Overvoltage and LEDs

I had a customer tonight who bought three MN 21/23 12 volt cells. Nothing odd about that, those are the batteries most commonly found in the small keychain car-alarm transmitters. About five minutes later, I happened to see said customer waving around his small LED flashlight, looking quite happy.

Not good. Uh-oh.

I went over and politely asked if he still had his dead batteries. He did, and as I had suspected, the old ones were 1.5 volt “n” cells.

I freaked out a little bit, and asked him if he could please remove his new batteries so I might check them. And those little things were HOT when he took them out.

So anyways, did the 36 volts this 4.5 volt light had to take come close to killing it’s LEDs, or would it have just toasted itself, sparing the light sources?

Or am I way off-base with my concerns?

Hmmm, strange; I’m surprised that the voltage didn’t instantly pop the LEDs (literally pop them - I’ve seen LEDs physically explode when connected to inappropriate supplies), but I can think of a couple of reasons why this didn’t happen:

-Perhaps the Flashlight contained some kind of driver circuitry - it is not terribly uncommon for LED flashlights to include inductor circuits that drvie them with pulses of high current - because (as I understand it) the circuit works by creating a magnetic field, then driving the LED off the induced current from the collapsing field, or something like that, connecting to an inappropriate source just makes the thing oscillate differently, without oversupplying the LED.

Or

-Perhaps the 12v cells simply weren’t capable of supplying the kind of current that the LED wanted to draw.

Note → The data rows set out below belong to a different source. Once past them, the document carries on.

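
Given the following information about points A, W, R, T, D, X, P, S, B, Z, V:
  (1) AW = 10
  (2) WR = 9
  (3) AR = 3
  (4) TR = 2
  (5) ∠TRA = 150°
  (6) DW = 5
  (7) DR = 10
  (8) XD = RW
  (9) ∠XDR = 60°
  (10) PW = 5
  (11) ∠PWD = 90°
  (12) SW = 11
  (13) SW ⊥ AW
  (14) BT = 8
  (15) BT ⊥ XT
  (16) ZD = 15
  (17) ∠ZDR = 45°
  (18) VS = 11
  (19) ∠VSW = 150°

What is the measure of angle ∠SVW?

Step 1: By the law of cosines on triangle VSW: VW² = 11² + 11² − 2·11·11·cos(150°) = 451.58, so VW ≈ 21.25.
Step 2: By the inverse law of cosines on triangle SVW: cos(∠SVW) = (11² + 21.25² − 11²) / (2·11·21.25) = 451.58/467.51 = 0.9659, so ∠SVW = 15°.

Therefore, the measure of angle ∠SVW = 15°.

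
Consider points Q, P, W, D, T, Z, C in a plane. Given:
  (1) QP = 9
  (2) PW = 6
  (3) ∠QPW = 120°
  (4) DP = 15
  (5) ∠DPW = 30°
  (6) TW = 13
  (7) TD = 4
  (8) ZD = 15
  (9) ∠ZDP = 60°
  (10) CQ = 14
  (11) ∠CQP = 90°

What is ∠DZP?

Step 1: By the law of cosines on triangle ZDP: ZP² = 15² + 15² − 2·15·15·cos(60°) = 225, so ZP = 15.
Step 2: By the inverse law of cosines on triangle DZP: cos(∠DZP) = (15² + 15² − 15²) / (2·15·15) = 225/450 = 0.5, so ∠DZP = 60°.

Therefore, the measure of angle ∠DZP = 60°.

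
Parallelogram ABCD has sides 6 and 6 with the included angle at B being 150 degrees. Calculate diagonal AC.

Law of cosines: d^2 = 6^2 + 6^2 - 2(6)(6)cos(150°) = 36*sqrt(3) + 72, so d = 6*sqrt(sqrt(3) + 2).

6*sqrt(sqrt(3) + 2)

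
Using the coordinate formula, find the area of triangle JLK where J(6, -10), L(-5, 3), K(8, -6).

The Shoelace formula computes the area from vertex coordinates by summing cross products.
For vertices (6,-10), (-5,3), (8,-6):
Signed sum = 6*3 - -5*-10 + -5*-6 - 8*3 + 8*-10 - 6*-6
= -32 + 6 + -44 = -70
Area = (1/2)|-70| = 35.

35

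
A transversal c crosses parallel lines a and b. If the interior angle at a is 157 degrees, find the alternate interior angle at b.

Alternate interior angles are equal: 157 degrees.

157 degrees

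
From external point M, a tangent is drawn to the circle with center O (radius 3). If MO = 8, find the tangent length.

The tangent, radius, and line from the external point to the center form a right triangle.
The right angle is where the tangent meets the radius.
By the Pythagorean theorem: tangent² + 3² = 8²
tangent² = 64 - 9 = 55
tangent = sqrt(55)

sqrt(55)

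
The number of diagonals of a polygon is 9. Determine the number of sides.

Using d = n(n - 3)/2, we solve 9 = n(n - 3)/2.
So n(n - 3) = 18.
Testing n = 6: 6 * 3 = 18 = 18. Correct.
The polygon has 6 sides.

6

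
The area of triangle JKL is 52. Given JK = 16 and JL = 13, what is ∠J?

sin(C) = 2 * 52 / (16 * 13) = 1/2, so C = arcsin(1/2) = 30°.
Since sin(180° - C) = sin(C), the obtuse angle 150° gives the same area, so C = 30° or C = 150°.

30° or 150°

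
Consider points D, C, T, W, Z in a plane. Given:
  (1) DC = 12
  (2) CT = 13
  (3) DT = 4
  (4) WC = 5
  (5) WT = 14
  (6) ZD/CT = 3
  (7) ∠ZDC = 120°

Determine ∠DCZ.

From the given relations: ZD = 3·CT = 3·13 = 39.
Step 1: By the law of cosines on triangle CDZ: CZ² = 12² + 39² − 2·12·39·cos(120°) = 2133, so CZ ≈ 46.18.
Step 2: By the inverse law of cosines on triangle DCZ: cos(∠DCZ) = (12² + 46.18² − 39²) / (2·12·46.18) = 756/1108.43 = 0.682, so ∠DCZ = 47°.

Therefore, the measure of angle ∠DCZ = 47°.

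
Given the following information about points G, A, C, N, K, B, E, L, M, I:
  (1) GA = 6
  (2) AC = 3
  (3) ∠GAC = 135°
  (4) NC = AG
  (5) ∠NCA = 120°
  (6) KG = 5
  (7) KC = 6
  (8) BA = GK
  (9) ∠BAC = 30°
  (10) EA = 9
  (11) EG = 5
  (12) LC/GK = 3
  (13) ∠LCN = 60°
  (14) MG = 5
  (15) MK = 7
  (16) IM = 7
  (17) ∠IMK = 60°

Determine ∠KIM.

Step 1: By the law of cosines on triangle IMK: IK² = 7² + 7² − 2·7·7·cos(60°) = 49, so IK = 7.
Step 2: By the inverse law of cosines on triangle KIM: cos(∠KIM) = (7² + 7² − 7²) / (2·7·7) = 49/98 = 0.5, so ∠KIM = 60°.

Therefore, the measure of angle ∠KIM = 60°.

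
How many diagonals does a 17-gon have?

Total line segments between 17 vertices = C(17,2) = 136.
Subtract the 17 sides: 136 - 17 = 119 diagonals.

119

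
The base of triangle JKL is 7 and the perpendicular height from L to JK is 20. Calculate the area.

A triangle's area is half the area of a rectangle with the same base and height.
Area = (1/2) * 7 * 20 = 70.

70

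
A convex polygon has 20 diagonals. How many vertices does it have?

Using d = n(n - 3)/2, we solve 20 = n(n - 3)/2.
So n(n - 3) = 40.
Testing n = 8: 8 * 5 = 40 = 40. Correct.
The polygon has 8 sides.

8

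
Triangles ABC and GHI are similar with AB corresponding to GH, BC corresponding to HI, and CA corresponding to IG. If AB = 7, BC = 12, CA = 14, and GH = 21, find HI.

k = 21/7 = 3. HI = 3 * 12 = 36.

36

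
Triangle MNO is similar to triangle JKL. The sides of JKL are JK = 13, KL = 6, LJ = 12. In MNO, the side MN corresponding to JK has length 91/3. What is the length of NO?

Since the triangles are similar, the ratio of corresponding sides is constant.
Scale factor k = MN / JK = 91/3 / 13 = 7/3
NO = k * KL = 7/3 * 6 = 14

14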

Certainly supplying 45v to a 3 to 5v LED without limiting the current should be expected to cause spectacular failure.

The forward voltage of white LEDs is AFAIK in the order of 3-3.5 V (don’t have a data sheet handy) which means that. if the 36 V batteries had zero internal resistance, they’d driven circa 20-35 times the regular current though the LED(s). But in that case the LED(s) would have died in a fraction of a second - it seems that the internal resistance of the 3 x 12 V cells was the main factor limiting the current. Do you have specs on internal resistance or short circuit current of the cells?